Disney recently announced it is dropping the prices of its Hulu Live TV offering from $69.99 for three months to $49.99.
This comes at a time when the relationships between cable providers and streaming services have devolved from an uneasy alliance to a full-on cold war.
Disney, owners of ABC, Hulu, and ESPN, recently dropped all of its channels from homes using Charter Spectrum in a dispute over the fees that the cable company pays Disney for its content.
Charter Spectrum is the second largest cable provider in the US behind Comcast and serves over 14 million homes.
Disney timed its negotiation for higher fees deliberately since many of Spectrum’s viewers were ready to sit down to enjoy football or tennis on ESPN.
By also announcing the price drop for Hulu Live, which bundles both Hulu with the Disney Plus and ESPN+ streaming services, Disney is flexing its muscles with the cable company.
It isn’t hard to imagine that the boardrooms of large content platforms like Disney are filled with speculation about why cable companies are even necessary any longer.

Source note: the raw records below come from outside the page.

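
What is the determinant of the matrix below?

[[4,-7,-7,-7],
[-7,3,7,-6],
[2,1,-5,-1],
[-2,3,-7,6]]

The determinant is 2934.

Expand along row 1:
  + (4) · M_11   where M_11 = det([3 7 -6; 1 -5 -1; 3 -7 6]) = -222
  − (-7) · M_12   where M_12 = det([-7 7 -6; 2 -5 -1; -2 -7 6]) = 333
  + (-7) · M_13   where M_13 = det([-7 3 -6; 2 1 -1; -2 3 6]) = -141
  − (-7) · M_14   where M_14 = det([-7 3 7; 2 1 -5; -2 3 -7]) = 72
det = (+1)·(4)·(-222) + (-1)·(-7)·(333) + (+1)·(-7)·(-141) + (-1)·(-7)·(72) = 2934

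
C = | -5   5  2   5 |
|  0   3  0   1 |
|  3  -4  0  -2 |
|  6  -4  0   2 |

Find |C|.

-84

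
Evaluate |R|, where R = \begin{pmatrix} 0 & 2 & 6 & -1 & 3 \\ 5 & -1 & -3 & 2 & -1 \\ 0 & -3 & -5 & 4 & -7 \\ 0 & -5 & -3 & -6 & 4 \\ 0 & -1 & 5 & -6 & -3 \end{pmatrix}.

The determinant is -6500.

Expand along column 1 (it has 4 zeros):
  − (5) · M_21   where M_21 = det([2 6 -1 3; -3 -5 4 -7; -5 -3 -6 4; -1 5 -6 -3]) = 1300
det = (-1)·(5)·(1300) = -6500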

They are simply middlemen for the content, and the streaming services Disney and others have started giving the content providers direct access to viewers as long as they subscribe.
Charter Spectrum pays Disney upwards of $2.2 billion annually for access to its content and neither side is budging on a new deal.
But this leaves many of the millions of subscribers to these cable networks out in the cold when all they want to do is watch some football.